His grin was sudden and wolfish. “I do. He’s the one who had that secret passageway built.”

“Oh,” she said, feeling her own lips twitch. “I knew there was a reason why this picture was my favorite.”

“Come on. I think I have to be interviewed and I can’t do it without you there.”

They’d been shooting for five straight days. The shoot was so smooth it was spooky. George was as natural and charismatic on camera as she’d known he would be. If she said to him, “Why don’t you take us through the portrait gallery, and give us the highlights,” he could do it without a lot of fumbling or overuse of the word um.

So often there’d be an unforeseen delay. Equipment broke, or illness struck, or the roof would start leaking, and the rain would hold things up. But not this week. They’d shot outside in the rose garden and he’d told the story of his parents charmingly, focusing on the falling in love and happy times. She’d cut in some old family movies and stills showing the Anglo-American love match.

Even the dramatic telling of the ninth earl had been comparatively easy since they were able to hire local actors. Soon they’d be done here, possibly a day ahead of schedule.

How ironic that of all locations, this was one where she’d have happily been stranded for a while.

They turned away from the painting and she checked out the current earl with a critical eye.

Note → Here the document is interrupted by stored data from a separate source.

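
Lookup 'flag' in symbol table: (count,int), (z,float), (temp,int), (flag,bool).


Lookup 'flag' → type bool


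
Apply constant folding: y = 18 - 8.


18 - 8 = 10 at compile time
Optimized: y = 10


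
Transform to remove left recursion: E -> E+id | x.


Left-recursive alternatives: E+id; non-recursive: x
Introduce E': E -> xE', E' -> +idE' | ε


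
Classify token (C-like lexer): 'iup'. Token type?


Pattern: letter/underscore followed by alphanumerics, not a keyword
Type: IDENTIFIER


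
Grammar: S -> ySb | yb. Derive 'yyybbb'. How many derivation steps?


Derivation: S => ySb => yySbb => yyybbb
Steps: 3


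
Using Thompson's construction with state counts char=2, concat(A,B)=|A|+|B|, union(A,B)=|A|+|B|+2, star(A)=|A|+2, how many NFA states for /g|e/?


Syntax tree has 2 char leaf(s), 1 union(s), 0 star(s)
chars contribute 2×2 = 4; each union adds +2; each star adds +2
Total: 4 + 2 + 0 = 6 states


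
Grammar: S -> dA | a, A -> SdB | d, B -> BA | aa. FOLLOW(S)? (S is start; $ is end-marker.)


$ ∈ FOLLOW(S). For each A -> αBβ: add FIRST(β)\{ε} to FOLLOW(B); if β nullable, add FOLLOW(A).
FOLLOW(S) = {$, d}


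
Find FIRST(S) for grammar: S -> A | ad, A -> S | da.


Per alternative of S: FIRST(A) = {a, d}; FIRST(ad) = {a}
FIRST(S) = {a, d}


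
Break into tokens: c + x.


Scan left to right, longest-match per lexeme
Tokens: ID(c), OP(+), ID(x)


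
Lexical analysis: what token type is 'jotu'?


Pattern: letter/underscore followed by alphanumerics, not a keyword
Type: IDENTIFIER


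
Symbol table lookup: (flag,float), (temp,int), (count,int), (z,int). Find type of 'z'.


Lookup 'z' → type int


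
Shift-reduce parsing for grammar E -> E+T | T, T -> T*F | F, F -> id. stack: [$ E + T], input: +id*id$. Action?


handle 'E+T' on top; lookahead ∈ FOLLOW(E) = {+, $}
Action: reduce (E -> E+T)


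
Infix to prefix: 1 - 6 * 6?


'*' binds tighter: tree is (- 1 (* 6 6))
Prefix: - 1 * 6 6


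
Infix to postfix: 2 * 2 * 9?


Left to right (same or higher precedence on left)
Postfix: 2 2 * 9 *


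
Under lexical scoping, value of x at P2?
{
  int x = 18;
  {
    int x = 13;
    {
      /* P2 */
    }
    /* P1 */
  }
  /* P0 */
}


P2's block does not declare x; resolves to the enclosing declaration at depth 1
x = 13


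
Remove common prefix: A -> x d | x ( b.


Common prefix: 'x'
Factored: A -> x A', A' -> d | ( b


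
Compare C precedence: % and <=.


'%' is multiplicative (level 10); '<=' is relational (level 7)
Higher level binds tighter
'%' has higher precedence than '<='


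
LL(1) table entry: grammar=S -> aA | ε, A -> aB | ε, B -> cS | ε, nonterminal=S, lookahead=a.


For [S, a]: 'a' ∈ FIRST(aA)
Entry: S -> aA


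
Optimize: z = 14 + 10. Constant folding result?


14 + 10 = 24 at compile time
Optimized: z = 24


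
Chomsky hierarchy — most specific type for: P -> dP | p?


Right-linear: every RHS is a terminal or a terminal followed by one nonterminal
Classification: Type 3 (Regular)


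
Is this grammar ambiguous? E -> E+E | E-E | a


'a+a-a' has two parse trees (no precedence encoded between + and -)
Ambiguous


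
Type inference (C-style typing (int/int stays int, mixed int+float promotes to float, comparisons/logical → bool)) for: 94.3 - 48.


Operand types: float - int
Rule: mixed int/float promotes to float; int/int stays int
Result type: float


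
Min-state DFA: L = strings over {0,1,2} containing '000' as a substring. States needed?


KMP-style automaton: 3 progress states + 1 absorbing accept = 4
Minimal DFA: 4 states


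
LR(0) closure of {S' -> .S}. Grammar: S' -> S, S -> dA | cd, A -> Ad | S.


Start: S' -> .S
For each item with dot before a nonterminal B, add B -> .γ for every B-production
Closure: [S' -> .S, S -> .dA, S -> .cd]


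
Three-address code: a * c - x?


Break into single-operator statements:
t1 = a * c
t2 = t1 - x


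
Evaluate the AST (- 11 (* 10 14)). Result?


Evaluate inner: (* 10 14) = 140
Evaluate root: (- 11 140) = -129
Result: -129


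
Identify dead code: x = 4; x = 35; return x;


first assignment to x is overwritten before any read
Dead: 'x = 4'


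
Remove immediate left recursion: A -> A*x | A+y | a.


Left-recursive alternatives: A*x, A+y; non-recursive: a
Introduce A': A -> aA', A' -> *xA' | +yA' | ε


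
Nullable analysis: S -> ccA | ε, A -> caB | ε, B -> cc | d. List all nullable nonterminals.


A nonterminal is nullable iff some alternative derives ε (directly, or every symbol in it is nullable)
Nullable: {A, S}


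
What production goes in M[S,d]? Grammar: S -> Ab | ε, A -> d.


For [S, d]: 'd' ∈ FIRST(Ab)
Entry: S -> Ab


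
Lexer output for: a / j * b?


Scan left to right, longest-match per lexeme
Tokens: ID(a), OP(/), ID(j), OP(*), ID(b)


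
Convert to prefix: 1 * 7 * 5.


left-to-right (same/higher precedence on left): tree is (* (* 1 7) 5)
Prefix: * * 1 7 5


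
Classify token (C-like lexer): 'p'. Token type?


Pattern: letter/underscore followed by alphanumerics, not a keyword
Type: IDENTIFIER


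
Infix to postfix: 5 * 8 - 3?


Left to right (same or higher precedence on left)
Postfix: 5 8 * 3 -


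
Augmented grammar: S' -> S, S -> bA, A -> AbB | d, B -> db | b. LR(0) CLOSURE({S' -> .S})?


Start: S' -> .S
For each item with dot before a nonterminal B, add B -> .γ for every B-production
Closure: [S' -> .S, S -> .bA]


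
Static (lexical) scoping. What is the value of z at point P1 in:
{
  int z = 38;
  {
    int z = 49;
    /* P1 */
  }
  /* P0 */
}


z declared in the same block as P1
z = 49


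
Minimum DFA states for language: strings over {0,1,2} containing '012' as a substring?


KMP-style automaton: 3 progress states + 1 absorbing accept = 4
Minimal DFA: 4 states


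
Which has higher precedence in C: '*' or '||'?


'*' is multiplicative (level 10); '||' is logical OR (level 1)
Higher level binds tighter
'*' has higher precedence than '||'


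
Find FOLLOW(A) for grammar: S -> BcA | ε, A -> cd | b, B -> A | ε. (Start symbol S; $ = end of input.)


$ ∈ FOLLOW(S). For each A -> αBβ: add FIRST(β)\{ε} to FOLLOW(B); if β nullable, add FOLLOW(A).
FOLLOW(A) = {$, c}


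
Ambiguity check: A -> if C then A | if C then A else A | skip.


dangling else: 'if C then if C then skip else skip' parses two ways
Ambiguous


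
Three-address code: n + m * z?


Break into single-operator statements:
t1 = m * z
t2 = n + t1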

He stood still for a few seconds while she studied him and then said, “Well, will I do?”

“You’re gorgeous. But the tie’s too bold. It’s going to draw attention away from your face.”

“Sounds like a good thing to me.”

“Give it up with the false modesty. Something blue and muted would be much better. Want me to go and choose something?”

“No, thank you. I’m capable of selecting a tie on my own.” He pulled out a cell phone and dialed. “Ah, Wiggins. Sorry to bother. Can you bring me a tie?

“Yes, I know. I thought so, too,” he continued. “But they want something blue and muted. Will do. Thanks.”

“I can’t believe you sent a servant for a tie,” Maxine said. “I would have gone.”